El que también fue ministro de Industria y Comercio, ve difícil la posibilidad de un acuerdo comercial entre el Mercosur y la Unión Europea (UE).

"Llevamos años de intentos fracasados. Mi impresión es que es difícil, chocamos antes con la agricultura francesa, ahora chocamos con la agricultura francesa y con la de los países del este, hay muchas dificultades de choques de intereses, pero debería ser una buena perspectiva para ambos espacios", comentó al respecto.

En lo referente a cuál sería la relación de Uruguay con sus vecinos si él se convirtiera en presidente en 2020, el escritor y periodista dijo que con el Gobierno del argentino Mauricio Macri "las cosas irán muy bien" y que con el de Brasil "confía" que también.

"Aún no hay unas definiciones tan concretas (con Brasil), la propia enfermedad o las secuelas del atentado al presidente lo han apartado un poco, pero el ministro (de economía), (Paulo) Guedes, que es de algún modo el que define los rumbos económicos, va en una línea más bien liberal que se acompasaría a lo que son nuestras necesidades actuales", apostilló el octogenario.

Uno de puntos clave de sus programa político, que aún no se ha anunciado, será la seguridad.
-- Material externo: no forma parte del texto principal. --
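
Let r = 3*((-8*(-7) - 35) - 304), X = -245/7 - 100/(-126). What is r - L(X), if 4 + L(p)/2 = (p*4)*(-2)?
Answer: -87463/63 ≈ -1388.3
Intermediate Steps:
X = -2155/63 (X = -245*1/7 - 100*(-1/126) = -35 + 50/63 = -2155/63 ≈ -34.206)
r = -849 (r = 3*((56 - 35) - 304) = 3*(21 - 304) = 3*(-283) = -849)
L(p) = -8 - 16*p (L(p) = -8 + 2*((p*4)*(-2)) = -8 + 2*((4*p)*(-2)) = -8 + 2*(-8*p) = -8 - 16*p)
r - L(X) = -849 - (-8 - 16*(-2155/63)) = -849 - (-8 + 34480/63) = -849 - 1*33976/63 = -849 - 33976/63 = -87463/63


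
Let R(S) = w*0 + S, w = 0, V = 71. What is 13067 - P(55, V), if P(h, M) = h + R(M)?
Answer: 12941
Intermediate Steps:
R(S) = S (R(S) = 0*0 + S = 0 + S = S)
P(h, M) = M + h (P(h, M) = h + M = M + h)
13067 - P(55, V) = 13067 - (71 + 55) = 13067 - 1*126 = 13067 - 126 = 12941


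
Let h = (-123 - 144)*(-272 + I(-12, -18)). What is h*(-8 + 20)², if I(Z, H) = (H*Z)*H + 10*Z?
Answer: 164557440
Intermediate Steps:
I(Z, H) = 10*Z + Z*H² (I(Z, H) = Z*H² + 10*Z = 10*Z + Z*H²)
h = 1142760 (h = (-123 - 144)*(-272 - 12*(10 + (-18)²)) = -267*(-272 - 12*(10 + 324)) = -267*(-272 - 12*334) = -267*(-272 - 4008) = -267*(-4280) = 1142760)
h*(-8 + 20)² = 1142760*(-8 + 20)² = 1142760*12² = 1142760*144 = 164557440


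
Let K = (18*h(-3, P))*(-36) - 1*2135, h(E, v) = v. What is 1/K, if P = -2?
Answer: -1/839 ≈ -0.0011919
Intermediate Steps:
K = -839 (K = (18*(-2))*(-36) - 1*2135 = -36*(-36) - 2135 = 1296 - 2135 = -839)
1/K = 1/(-839) = -1/839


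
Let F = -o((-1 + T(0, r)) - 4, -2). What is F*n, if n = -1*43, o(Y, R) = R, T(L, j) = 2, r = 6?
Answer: -86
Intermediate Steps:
F = 2 (F = -1*(-2) = 2)
n = -43
F*n = 2*(-43) = -86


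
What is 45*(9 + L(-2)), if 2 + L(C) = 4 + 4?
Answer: 675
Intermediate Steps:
L(C) = 6 (L(C) = -2 + (4 + 4) = -2 + 8 = 6)
45*(9 + L(-2)) = 45*(9 + 6) = 45*15 = 675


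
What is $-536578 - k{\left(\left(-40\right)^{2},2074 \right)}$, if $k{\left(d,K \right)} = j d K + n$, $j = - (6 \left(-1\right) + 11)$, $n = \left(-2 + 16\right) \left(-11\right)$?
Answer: $16055576$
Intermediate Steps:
$n = -154$ ($n = 14 \left(-11\right) = -154$)
$j = -5$ ($j = - (-6 + 11) = \left(-1\right) 5 = -5$)
$k{\left(d,K \right)} = -154 - 5 K d$ ($k{\left(d,K \right)} = - 5 d K - 154 = - 5 K d - 154 = -154 - 5 K d$)
$-536578 - k{\left(\left(-40\right)^{2},2074 \right)} = -536578 - \left(-154 - 10370 \left(-40\right)^{2}\right) = -536578 - \left(-154 - 10370 \cdot 1600\right) = -536578 - \left(-154 - 16592000\right) = -536578 - -16592154 = -536578 + 16592154 = 16055576$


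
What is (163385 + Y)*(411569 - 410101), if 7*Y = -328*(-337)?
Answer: 1841211108/7 ≈ 2.6303e+8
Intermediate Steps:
Y = 110536/7 (Y = (-328*(-337))/7 = (⅐)*110536 = 110536/7 ≈ 15791.)
(163385 + Y)*(411569 - 410101) = (163385 + 110536/7)*(411569 - 410101) = (1254231/7)*1468 = 1841211108/7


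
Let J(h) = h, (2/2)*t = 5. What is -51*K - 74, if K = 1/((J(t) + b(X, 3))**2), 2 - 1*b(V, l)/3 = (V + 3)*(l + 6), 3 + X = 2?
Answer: -136877/1849 ≈ -74.028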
Es por ello que quiere erradicar las bandas de delincuentes que actúan a en las ciudades uruguayas, sobre todo en la capital.
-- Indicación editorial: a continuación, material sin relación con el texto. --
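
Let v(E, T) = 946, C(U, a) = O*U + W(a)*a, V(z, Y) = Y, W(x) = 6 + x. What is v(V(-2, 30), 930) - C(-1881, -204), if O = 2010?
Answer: 3741364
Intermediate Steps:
C(U, a) = 2010*U + a*(6 + a) (C(U, a) = 2010*U + (6 + a)*a = 2010*U + a*(6 + a))
v(V(-2, 30), 930) - C(-1881, -204) = 946 - (2010*(-1881) - 204*(6 - 204)) = 946 - (-3780810 - 204*(-198)) = 946 - (-3780810 + 40392) = 946 - 1*(-3740418) = 946 + 3740418 = 3741364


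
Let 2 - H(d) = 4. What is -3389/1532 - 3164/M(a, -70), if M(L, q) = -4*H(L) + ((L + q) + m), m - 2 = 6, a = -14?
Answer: 1154199/26044 ≈ 44.317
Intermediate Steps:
H(d) = -2 (H(d) = 2 - 1*4 = 2 - 4 = -2)
m = 8 (m = 2 + 6 = 8)
M(L, q) = 16 + L + q (M(L, q) = -4*(-2) + ((L + q) + 8) = 8 + (8 + L + q) = 16 + L + q)
-3389/1532 - 3164/M(a, -70) = -3389/1532 - 3164/(16 - 14 - 70) = -3389*1/1532 - 3164/(-68) = -3389/1532 - 3164*(-1/68) = -3389/1532 + 791/17 = 1154199/26044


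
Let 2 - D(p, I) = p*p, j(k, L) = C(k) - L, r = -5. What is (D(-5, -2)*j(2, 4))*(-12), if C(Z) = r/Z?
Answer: -1794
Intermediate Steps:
C(Z) = -5/Z
j(k, L) = -L - 5/k (j(k, L) = -5/k - L = -L - 5/k)
D(p, I) = 2 - p**2 (D(p, I) = 2 - p*p = 2 - p**2)
(D(-5, -2)*j(2, 4))*(-12) = ((2 - 1*(-5)**2)*(-1*4 - 5/2))*(-12) = ((2 - 1*25)*(-4 - 5*1/2))*(-12) = ((2 - 25)*(-4 - 5/2))*(-12) = -23*(-13/2)*(-12) = (299/2)*(-12) = -1794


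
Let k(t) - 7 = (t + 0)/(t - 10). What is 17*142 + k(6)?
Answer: 4839/2 ≈ 2419.5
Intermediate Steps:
k(t) = 7 + t/(-10 + t) (k(t) = 7 + (t + 0)/(t - 10) = 7 + t/(-10 + t))
17*142 + k(6) = 17*142 + 2*(-35 + 4*6)/(-10 + 6) = 2414 + 2*(-35 + 24)/(-4) = 2414 + 2*(-1/4)*(-11) = 2414 + 11/2 = 4839/2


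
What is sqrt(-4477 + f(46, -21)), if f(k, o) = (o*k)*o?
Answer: sqrt(15809) ≈ 125.73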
Para Sanguinetti la clave no es solo policial, sino que hay que hacer un "shock de Estado" que afecte a todos los sectores del país, desde las policlínicas hasta las escuelas.

El autor de varios libros contó que se decantó por volver a ser precandidato luego de ver que, tras la retirada del senador del PC Pedro Bordaberry como candidato, el partido se quedó en una situación "muy difícil".

"No estábamos en la escena política, las encuestas venían bajando, los politólogos me hablaban del partido, intenté buscar otras soluciones, hasta que finalmente, a falta de ellas, se me vino un día acá un aluvión de amigos, dirigentes, economistas, sociólogos, etcétera y me dijeron, o te largas tú (como candidato) o esto se desfibra y tampoco habrá alternativas de cambio", detalló.

En tanto, el objetivo de Sanguinetti, que si en junio gana las elecciones internas del PC será candidato a la Presidencia -cuyas elecciones serán a fines de octubre-, no es tanto colgarse la banda presidencial una tercera vez, sino que la coalición de izquierdas del Frente Amplio no se haga con una cuarta victoria consecutiva.

"Hay dos objetivos. Uno es posicionar al PC en posición de ser electoralmente decisivo y dos, instalar la idea de un Gobierno de coalición (junto con el Partido Nacional), habida cuenta de que la realidad no está diciendo que ninguno iba a tener el 35 % o el 40 %", confesó.

Pese a sus 83 primaveras, el exmandatario dijo que la edad es algo relativo, pues el excanciller alemán Konrad Adenauer terminó a los 88 años y "dejó a Alemania restaurada", mientras que el emperador del Imperio romano Nerón a los 31 "prendió fuego a Roma".